The evening before Cameron had given us his first kisses, slobbery faces full of drool and sheer joy. I couldn't help, but wonder if those would be the only kisses he ever gave us. I couldn't help recalling my emergency C-Section with Cam, the spinal that didn't work, the anesthesia I endured to bring my son into this world. I missed his first moments, first cry. I wasn't the first one to see his face, touch his soft skin, comfort him. I was however the first one to ever give him a kiss. When I came out of recovery, my dad came over with one of the nurses who was holding my son, my boy, my Cameron. As the nurse held him up to my face, my father said "None of us kissed him yet, we left the first kiss for you". My first memory of my son is that kiss. It seemed at that moment at the hospital, sending Cam off to the unknown I couldn't help wondering if the kisses he gave me the night prior might be his first and last.

Instead, Cam showed his strength that day as he has many days since. He survived that surgery, came through with flying colors in fact, and was released from the hospital three days later. Two more surgeries have come and gone, I always get the last kiss before he goes off to surgery and the first one when it is over. Each time, I leave my sweet boy or send him off somewhere, whether it be school or his first heart canp, I always get a kiss from him. It is still as sweet as the first one...

A couple of the kisses we have shared over the years.

Monday, January 4, 2010

Like Mother, Like Daughter

When I was 5 years old I did a faceplant on the dashboard of my mom's car when she stopped short. The end result of that accident was that I lost my 4 top teeth. There was blood and tears, meals of yogurt and baby food for days after. I don't think my sister has ever forgiven me for the loss of her best scarf, which my mother quickly grabbed and pressed to my mouth. Here is a picture of me a few months after the accident.

Last Tuesday evening my 5 year old daughter, Rebecca on the eve of her 6th birthday did a faceplant onto our tile floor.
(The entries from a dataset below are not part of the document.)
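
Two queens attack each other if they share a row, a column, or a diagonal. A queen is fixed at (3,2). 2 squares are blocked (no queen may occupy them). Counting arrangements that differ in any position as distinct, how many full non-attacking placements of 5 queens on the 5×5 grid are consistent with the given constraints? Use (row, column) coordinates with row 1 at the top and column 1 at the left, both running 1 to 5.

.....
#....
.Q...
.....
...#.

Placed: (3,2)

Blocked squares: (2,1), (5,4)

2

Branch on row 1: col 1 → 1; col 3 → 1; col 5 → 0.
Sum: 1 + 1 + 0 = 2.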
There was blood and tears followed by a mad dash to the ER. The end result after four hours of waiting was a lacerated lip, bruised gums, and 6 bloodied and loosened teeth. After returning home at 1am with my now medicated daughter I fell into bed only to be awakened 6 hours later by the dentist. After taking her in for Xrays and an exam we learned that she will indeed, like her mother lose her teeth. For the time being, she endures a soft diet as we wait for the teeth to fall out. Though her sister has no scarf to hold against her, Allison was beside herself to learn that her sister will lose her teeth first.

Unfortunately all of the pictures that show the full glory of her mouth after the spill are on Craig's cell phone and have not been uploaded. Here is one a couple of days later at my parents. You can see her lip healing and her bruised gums, but the loose tooth are not apparent unless she wiggles them or you see her try to bite anything.

The only positive part of this whole deja vuish experience is that for both of us they were baby teeth. In a year or two the new adult version of her teeth will appear and this will all be a distant memory. One I hope will not be repeated by one of her daughters.